Here's the clip. “Passing around USB ports like they were vials of heroin or cocaine.” pic.twitter.com/9xN6aexjlJ
— Brendan Keefe (@BrendanKeefe) December 10, 2020
As a result of Trump and Giuliani’s public attacks, Moss said, she, her mother, and even her grandmother faced death threats and racist attacks. “Be glad it’s 2020 and not 1920,” she said, summarizing one message—a not-so-subtle reference to lynching.
Trump encouraged the threats. He attacked Freeman by name during his call with Raffensperger. On December 15, he also retweeted a post in which Lin Wood, a prominent far-right lawyer, said Raffensperger and Georgia governor Brian Kemp would “soon be going to jail.” (Weeks earlier Steve Bannon had arranged for Wood’s nonprofit to receive $100,000 for fugitive Chinese mogul, Guo Wengui, to support Trump’s efforts to steal the election, Mother Jones has reported.)
Kemp and Raffensperger refused to embrace Trump’s election-fraud lies. But they later appeased his fans by backing a bill aggressively restricting voting rights in Georgia. That’s part of a trend. Around the country, GOP lawmakers are not only making it harder to vote, they are stripping power from independent local election authorities and giving legislators more power to control whom state electors support.
Meanwhile, most Republican lawmakers, unlike the officials who testified Tuesday, have been cowed by Trump into embracing or at least tolerating his lies. The Washington Post reported last week that more than 1,000 GOP candidates around the country have questioned Biden’s victory, backed efforts to challenge it, or downplayed the significance of January 6.
Others, like House Speaker Kevin McCarthy (R-Calif.) are working to undermine the committee and change the subject. McCarthy has indicated he will eliminate the panel if the Republicans take over the House this fall.
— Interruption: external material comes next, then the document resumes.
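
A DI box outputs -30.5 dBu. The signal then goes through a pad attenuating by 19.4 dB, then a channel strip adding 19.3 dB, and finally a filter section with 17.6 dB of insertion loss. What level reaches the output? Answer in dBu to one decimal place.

In dB, series stages simply add:
-30.5 − 19.4 + 19.3 − 17.6 = -48.2 dBu.

-48.2 dBu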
Trump is still actively trying to demonize and ruin officials who dared to defy him. On Tuesday, he issued a statement calling Arizona Speaker Bowers a “RINO” and claiming Bowers had agreed with his election-fraud claims in 2020. This was a lie, Bowers insisted. And though Trump failed badly in his efforts to oust Kemp and Raffensperger in this month’s elections, he may fare better against Rep. Liz Cheney (R-Wyo.), the committee’s outspoken vice chair. Cheney trails in polls to a primary challenger. Because she challenged Trump’s lies, she looks likely to lose her seat.
The groundwork Trump and his minions have laid in various states since 2020 raises the likelihood that the next coup attempt, by him or someone else, could succeed. “The system held, but barely,” Rep. Adam Schiff (D-Calif.) said on Tuesday. “And the questions remains, will it hold again?”